The arguments can be in any order, but the input filename must precede the output filename.
For example, let’s compress the document.pdf file:
$ qpdf --compress-streams=y --object-streams=generate document.pdf qpdf_compressed.pdf
Let’s take a closer look at the arguments:
- –compress-streams=y instructs qpdf to compress the content streams within the PDF file. Content streams contain the actual data, such as text and images, within the PDF document.
- –object-streams=generate specifies the handling of object streams in the PDF file. The generate option tells qpdf to generate new object streams during the optimization process, which further reduces the file size.
- document.pdf is the input file to be optimized.
- qpdf_compressed.pdf is the output or optimized file.
5. Using the exiftool Command
PDF files can contain metadata such as author names, creation dates, and other information that may contribute to the file size. We can remove this metadata to reduce the PDF file size further using exiftool.

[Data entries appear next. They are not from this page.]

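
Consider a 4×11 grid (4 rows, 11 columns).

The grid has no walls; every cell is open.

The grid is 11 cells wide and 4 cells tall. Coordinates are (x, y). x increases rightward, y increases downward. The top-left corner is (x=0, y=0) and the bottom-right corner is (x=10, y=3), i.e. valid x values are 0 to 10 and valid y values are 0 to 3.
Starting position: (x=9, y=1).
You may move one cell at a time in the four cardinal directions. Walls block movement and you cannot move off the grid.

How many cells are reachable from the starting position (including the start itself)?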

We first need to install exiftool.
On Debian-based distributions, we install exiftool by running:
$ sudo apt install libimage-exiftool-perl
On Fedora/Centos-based distributions, we run:
$ sudo dnf install perl-Image-ExifTool
The syntax for optimization is:
exiftool [options] [input]
- [options] are optional command-line options that modify the behavior of exiftool, preceded by a hyphen.
- [input] is the path to the document we want to optimize.
For example, to remove metadata from a PDF file document.pdf using exiftool, we execute:
$ exiftool -all:all= document.pdf
In this example, -all:all= specifies the tag name to be modified.
Note that, unlike ghostscript and qpdf, exiftool doesn’t create a new PDF file but optimizes the same PDF document in place.
6. Differences Between ghostscript, qpdf, and exiftool
Let’s summarize the differences between these three tools:
|Output||a new PDF||a new PDF file||the original PDF is optimized|
|Focus||PostScript and PDF files||PDF optimization and manipulation||metadata manipulation|
|Supported formats||PostScript (PS), Encapsulated PostScript (EPS), PDF||wide range of file formats, including PDF|
|Functionality||interpreter for PostScript and PDF page description languages||PDF file manipulation and optimization||metadata manipulation|
In this article, we explored three popular tools for reducing PDFs: ghostscript, qpdf, and exiftool. Optimizing the sizes of PDF files has many benefits, such as more efficient sharing and using less storage.